For undocumented workers, it’s not only the threat of joblessness and poverty that allows for their exploitation in these settings, but the perpetual and looming threat of deportation. Food processing plants have been the site of some of the largest immigration raids in U.S. history. The second largest immigration raid in the country took place at a meatpacking plant in Postville, Iowa, in 2008, with media and reporters documenting the fallout that extended out into the decade. The Obama administration ceased these large-scale work raids in favor of more surreptitious methods of enforcement, but the Trump administration has returned to brutal large-scale work site raids, conducting multiple in 2019, including at a meatpacking plant in Bean Station, Tennessee, and another in Salem, Ohio.
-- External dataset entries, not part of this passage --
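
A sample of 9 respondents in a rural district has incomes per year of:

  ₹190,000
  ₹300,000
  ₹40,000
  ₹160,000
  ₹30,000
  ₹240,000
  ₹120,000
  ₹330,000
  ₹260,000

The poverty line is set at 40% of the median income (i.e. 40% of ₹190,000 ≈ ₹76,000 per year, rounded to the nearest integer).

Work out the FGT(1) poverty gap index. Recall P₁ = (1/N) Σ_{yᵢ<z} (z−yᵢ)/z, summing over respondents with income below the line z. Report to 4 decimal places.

0.1199

Incomes under z: ₹30,000, ₹40,000 (q = 2 of N = 9).
Gap ratios (z−y)/z: (76000−30000)/76000 = 0.6053; (76000−40000)/76000 = 0.4737.
Σ = 1.078947. Dividing by the full population N = 9 gives P₁ = 0.1199.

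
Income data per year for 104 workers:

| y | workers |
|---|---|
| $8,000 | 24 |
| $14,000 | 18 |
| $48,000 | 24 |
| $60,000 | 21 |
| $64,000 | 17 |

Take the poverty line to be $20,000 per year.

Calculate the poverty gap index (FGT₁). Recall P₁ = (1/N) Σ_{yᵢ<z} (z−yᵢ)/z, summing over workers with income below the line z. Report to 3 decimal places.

Poor units: 24×$8,000, 18×$14,000 (q = 42 of N = 104).
Gap ratios (z−y)/z: (20000−8000)/20000 = 0.6000 (×24); (20000−14000)/20000 = 0.3000 (×18).
Σ = 19.800000. Dividing by the full population N = 104 gives P₁ = 0.190.

0.190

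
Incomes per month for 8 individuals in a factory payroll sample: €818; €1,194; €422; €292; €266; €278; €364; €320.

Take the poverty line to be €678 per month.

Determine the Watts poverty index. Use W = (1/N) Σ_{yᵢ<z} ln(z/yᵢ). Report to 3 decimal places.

0.565

Below the line: €266, €278, €292, €320, €364, €422 (q = 6 of N = 8).
ln(z/y) terms: ln(678/266) = 0.9357; ln(678/278) = 0.8915; ln(678/292) = 0.8424; ln(678/320) = 0.7508; ln(678/364) = 0.6220; ln(678/422) = 0.4741.
W = 4.516532 / 8 = 0.565.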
Meanwhile, the job has become more dangerous in the era of COVID-19. Poultry processing—in the disassembly line form that makes it so efficient—minimizes spaces between employees and bathroom breaks and usually provides crowded spaces in which to eat and socialize. These markers for meatpacking efficiency are precisely what have made these spaces ideal for the transmission of the coronavirus. Scott County—where Domingo Garcia was employed and the site of last year’s most devastating ICE raids—had the highest per capita infection rate in Mississippi, according to a Reuters analysis. Reuters also found that “about one-third of the cases in the county are among employees of chicken-processing plants.” Across the United States, meanwhile, the New York Times reported that as of Wednesday, of the top 50 sites with the largest clusters of coronavirus infection, 13 of them are food processing plants. Of the remaining 37 sites, 32 of them are prisons, jails, and correctional facilities. While only 2,700 of the nation’s 146,000 prisoners in federal facilities have been tested, 70 percent of those tested were positive for COVID-19. Detention facilities mirror prison systems in multiple ways, including an incredible lack of testing (only 5 percent) and more detainees (51 percent) testing positive than negative for COVID-19.
Indeed, COVID-19 has spread rapidly in facilities like the one in which Domingo Garcia was detained, LaSalle ICE Processing Center. In LaSalle, according to Domingo Garcia, she stayed in a room of 75 people, sleeping on bunk beds, and shared six bathrooms among those detained with her. As rates of coronavirus infection in Louisiana climbed, fear spread inside LaSalle. Multiple women, at least one of whom was detained at the same time as Domingo Garcia, were pepper-sprayed by guards after opposing the facilities’ lax regard for spacing and hygiene. This was not the only instance of guards using pepper spray on detainees in ICE facilities demonstrating against unsafe conditions that left them potentially exposed to the coronavirus. In Otay Mesa Center in California, detainees engaged in a hunger strike to protest their conditions.
Domingo Garcia, of course, was not in LaSalle to see her once-fellow detainees get pepper-sprayed. Instead, she was taken out of detention in December, one week before the emergence of a mysterious disease in Wuhan, China. Now months into the pandemic, the U.S. has failed to respond on the most basic level, placing the lives of many undocumented essential workers at risk and breaking apart families, all in the name of profit and policy.
When Maria Domingo Garcia first found out about the coronavirus, she said that she wasn’t worried about it. She had far more pressing things on her mind, like when and how she would see her family again. Now, reflecting from Mexico on the climbing rates of infection in her home state, Mississippi, she says: “I worry for my kids and my husband, who are still there. And I’m not there to care for my kids.” If she were still there, she says, she’d be able to make sure her children wash their hands. If children are not constantly reminded to wash their hands, she says, they forget.